The Carbon Coalition supports the call by a Victorian Government subcommittee for soil carbon rights to be made law. Environment and Natural Resources Committee chair John Pandazopoulos says legislation is needed to protect the rights of growers to the carbon they sequester in their soil. Currently Western Australia is the only State to have such protection enshrined in law. The need is real. Governments in Australia have set precedents for nationalizing privately owned resources: Peter Spencer’s campaign for compensation for the impact of native vegetation laws is based on establishing the fact that the Commonwealth has used the ban on clearing to meet its Kyoto obligations. The estimated value of the carbon involved has been stretched to billions. The Spencer case will succeed only if the High Court agrees with him that, while the States banned clearing, the Commonwealth was party to the action after the event. The Government gained something of value, the farmers lost something of value, and therefore compensation should be paid.
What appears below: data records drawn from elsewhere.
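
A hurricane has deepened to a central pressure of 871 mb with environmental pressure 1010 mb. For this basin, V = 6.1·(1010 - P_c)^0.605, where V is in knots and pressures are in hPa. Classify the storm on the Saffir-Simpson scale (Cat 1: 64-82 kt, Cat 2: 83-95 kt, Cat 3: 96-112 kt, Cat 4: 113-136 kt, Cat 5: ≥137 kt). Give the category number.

4

ΔP = 1010 − 871 = 139 mb.
V ≈ 6.1 × 139^0.605 = 6.1 × 19.79 ≈ 121 kt.
121 kt falls in the Category 4 band.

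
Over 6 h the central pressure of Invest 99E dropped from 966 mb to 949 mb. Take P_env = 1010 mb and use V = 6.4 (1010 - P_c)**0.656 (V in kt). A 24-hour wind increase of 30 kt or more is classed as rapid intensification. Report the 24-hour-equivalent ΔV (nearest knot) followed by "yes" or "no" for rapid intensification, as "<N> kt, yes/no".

73 kt, yes

V₁: ΔP = 44, V ≈ 6.4 × 44^0.656 ≈ 76.61 kt.
V₂: ΔP = 61, V ≈ 6.4 × 61^0.656 ≈ 94.92 kt.
ΔV over 6 h = 18.31 kt → 24 h equivalent = 18.31 × 24/6 ≈ 73.24 kt.
73 kt ≥ 30 kt ⇒ rapid intensification.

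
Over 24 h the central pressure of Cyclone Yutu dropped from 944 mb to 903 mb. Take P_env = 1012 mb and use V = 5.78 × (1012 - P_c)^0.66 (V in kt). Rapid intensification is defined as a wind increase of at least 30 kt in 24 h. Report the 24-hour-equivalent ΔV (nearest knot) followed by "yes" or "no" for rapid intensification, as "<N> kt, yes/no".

34 kt, yes

V₁: ΔP = 68, V ≈ 5.78 × 68^0.66 ≈ 93.62 kt.
V₂: ΔP = 109, V ≈ 5.78 × 109^0.66 ≈ 127.83 kt.
ΔV over 24 h = 34.21 kt → 24 h equivalent = 34.21 × 24/24 ≈ 34.21 kt.
34 kt ≥ 30 kt ⇒ rapid intensification.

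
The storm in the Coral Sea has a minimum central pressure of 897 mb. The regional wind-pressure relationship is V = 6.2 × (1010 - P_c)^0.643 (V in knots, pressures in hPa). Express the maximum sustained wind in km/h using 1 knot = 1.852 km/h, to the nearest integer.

240 km/h

ΔP = 1010 − 897 = 113 mb.
V ≈ 6.2 × 113^0.643 = 6.2 × 20.899 ≈ 129.575 kt.
129.575 × 1.852 ≈ 239.97 km/h → 240 km/h.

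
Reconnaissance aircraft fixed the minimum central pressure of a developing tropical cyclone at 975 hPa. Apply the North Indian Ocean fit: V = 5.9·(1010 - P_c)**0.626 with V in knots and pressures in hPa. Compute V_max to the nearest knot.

ΔP = 1010 − 975 = 35 hPa.
35^0.626 ≈ 9.259.
V ≈ 5.9 × 9.259 ≈ 54.6 kt.

55 kt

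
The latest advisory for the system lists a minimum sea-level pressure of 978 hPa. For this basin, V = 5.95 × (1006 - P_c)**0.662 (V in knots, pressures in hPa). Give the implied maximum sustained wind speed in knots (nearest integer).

ΔP = 1006 − 978 = 28 hPa.
28^0.662 ≈ 9.079.
V ≈ 5.95 × 9.079 ≈ 54.0 kt.

54 kt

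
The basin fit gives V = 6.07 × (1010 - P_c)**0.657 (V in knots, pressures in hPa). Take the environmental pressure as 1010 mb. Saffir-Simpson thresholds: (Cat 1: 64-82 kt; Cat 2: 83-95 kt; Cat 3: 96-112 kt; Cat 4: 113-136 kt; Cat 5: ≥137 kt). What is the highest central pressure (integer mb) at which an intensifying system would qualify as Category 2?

956 mb

Category 2 begins at V = 83 kt.
Required ΔP = (83/6.07)^(1/0.657) = 13.674^1.522 ≈ 53.57 mb.
P_c ≤ 1010 − 53.57 = 956.43, so the highest integer P_c is 956 mb.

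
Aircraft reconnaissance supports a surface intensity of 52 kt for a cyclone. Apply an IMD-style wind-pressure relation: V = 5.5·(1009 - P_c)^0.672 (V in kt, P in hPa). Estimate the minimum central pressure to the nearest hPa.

981 hPa

ΔP = (V / 5.5)^(1/0.672) = (52/5.5)^1.488.
52/5.5 = 9.455; 9.455^1.488 ≈ 28.30 hPa.
P_c = 1009 − 28.30 = 980.70 ≈ 981 hPa.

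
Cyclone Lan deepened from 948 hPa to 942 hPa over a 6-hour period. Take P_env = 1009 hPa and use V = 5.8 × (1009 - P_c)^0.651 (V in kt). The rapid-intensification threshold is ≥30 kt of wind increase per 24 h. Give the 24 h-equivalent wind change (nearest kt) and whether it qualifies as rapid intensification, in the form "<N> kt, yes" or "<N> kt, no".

V₁: ΔP = 61, V ≈ 5.8 × 61^0.651 ≈ 84.27 kt.
V₂: ΔP = 67, V ≈ 5.8 × 67^0.651 ≈ 89.58 kt.
ΔV over 6 h = 5.31 kt → 24 h equivalent = 5.31 × 24/6 ≈ 21.24 kt.
21 kt < 30 kt ⇒ not rapid intensification.

21 kt, no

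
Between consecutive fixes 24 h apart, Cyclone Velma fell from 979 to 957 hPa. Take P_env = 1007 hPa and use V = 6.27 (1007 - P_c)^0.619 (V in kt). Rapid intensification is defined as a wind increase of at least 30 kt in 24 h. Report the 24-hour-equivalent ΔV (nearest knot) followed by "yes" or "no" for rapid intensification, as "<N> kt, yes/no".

V₁: ΔP = 28, V ≈ 6.27 × 28^0.619 ≈ 49.32 kt.
V₂: ΔP = 50, V ≈ 6.27 × 50^0.619 ≈ 70.62 kt.
ΔV over 24 h = 21.30 kt → 24 h equivalent = 21.30 × 24/24 ≈ 21.30 kt.
21 kt < 30 kt ⇒ not rapid intensification.

21 kt, no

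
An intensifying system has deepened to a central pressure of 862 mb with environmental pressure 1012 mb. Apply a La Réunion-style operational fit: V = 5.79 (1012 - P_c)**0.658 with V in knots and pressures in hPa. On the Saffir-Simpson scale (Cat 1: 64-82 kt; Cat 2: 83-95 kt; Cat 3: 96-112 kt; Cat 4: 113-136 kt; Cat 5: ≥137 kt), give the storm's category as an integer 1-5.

5

ΔP = 1012 − 862 = 150 mb.
V ≈ 5.79 × 150^0.658 = 5.79 × 27.03 ≈ 157 kt.
157 kt falls in the Category 5 band.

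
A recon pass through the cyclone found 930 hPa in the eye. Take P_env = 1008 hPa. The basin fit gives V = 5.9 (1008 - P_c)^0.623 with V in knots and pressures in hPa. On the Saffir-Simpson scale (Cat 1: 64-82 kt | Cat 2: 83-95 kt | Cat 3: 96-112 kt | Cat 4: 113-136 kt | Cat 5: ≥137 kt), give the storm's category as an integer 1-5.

ΔP = 1008 − 930 = 78 hPa.
V ≈ 5.9 × 78^0.623 = 5.9 × 15.09 ≈ 89 kt.
89 kt falls in the Category 2 band.

2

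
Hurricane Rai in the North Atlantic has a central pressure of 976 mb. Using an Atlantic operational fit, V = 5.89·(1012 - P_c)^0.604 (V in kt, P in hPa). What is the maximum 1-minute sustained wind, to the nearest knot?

51 kt

ΔP = 1012 − 976 = 36 mb.
36^0.604 ≈ 8.710.
V ≈ 5.89 × 8.710 ≈ 51.3 kt.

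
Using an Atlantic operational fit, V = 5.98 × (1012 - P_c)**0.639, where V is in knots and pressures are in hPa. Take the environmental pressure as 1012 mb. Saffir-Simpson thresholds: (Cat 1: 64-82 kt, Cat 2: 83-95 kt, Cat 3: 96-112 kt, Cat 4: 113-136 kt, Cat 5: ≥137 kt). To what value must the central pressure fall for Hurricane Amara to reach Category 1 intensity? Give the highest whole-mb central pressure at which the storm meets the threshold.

Category 1 begins at V = 64 kt.
Required ΔP = (64/5.98)^(1/0.639) = 10.702^1.565 ≈ 40.84 mb.
P_c ≤ 1012 − 40.84 = 971.16, so the highest integer P_c is 971 mb.

971 mb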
Soil scientist Professor Peter Grace advises Governments that they own the carbon in soil: “the Crown retains broad prerogative powers of reservation and resumption in respect of leasehold land…” If this is the case then the relevant state government must assign ownership of the carbon to the landholder.” This statement would need to be tested in court.
The Victorian Committee seem to believe that soil carbon can be classified as a mineral (and the law assigns ownership of minerals to governments). The scientists use the term ‘mineral soil C’; international mineral classification experts have included a new organic category. There is enough doubt to request that Governments clarify the rights of farmers.
The obvious problem for a government thinking of hijacking a farmer’s soil carbon is this: unless the government is going to enforce certain soil management practices, it is the farmer’s choice. What incentive will it take to get farmers to change?
Academics and Green activists believe farmers should be forced by law to sequester soil carbon. Peter Grace believes that the “government should also be a signatory to all contractual agreements between the landholder and the purchaser involving crown land to warrant that it will not authorise uses of the land which conflict with the maintenance of SOC stocks.”
Given the importance of the role soils can play in our response to Climate Change and the urgency, any disincentive put upon farmers would be foolish.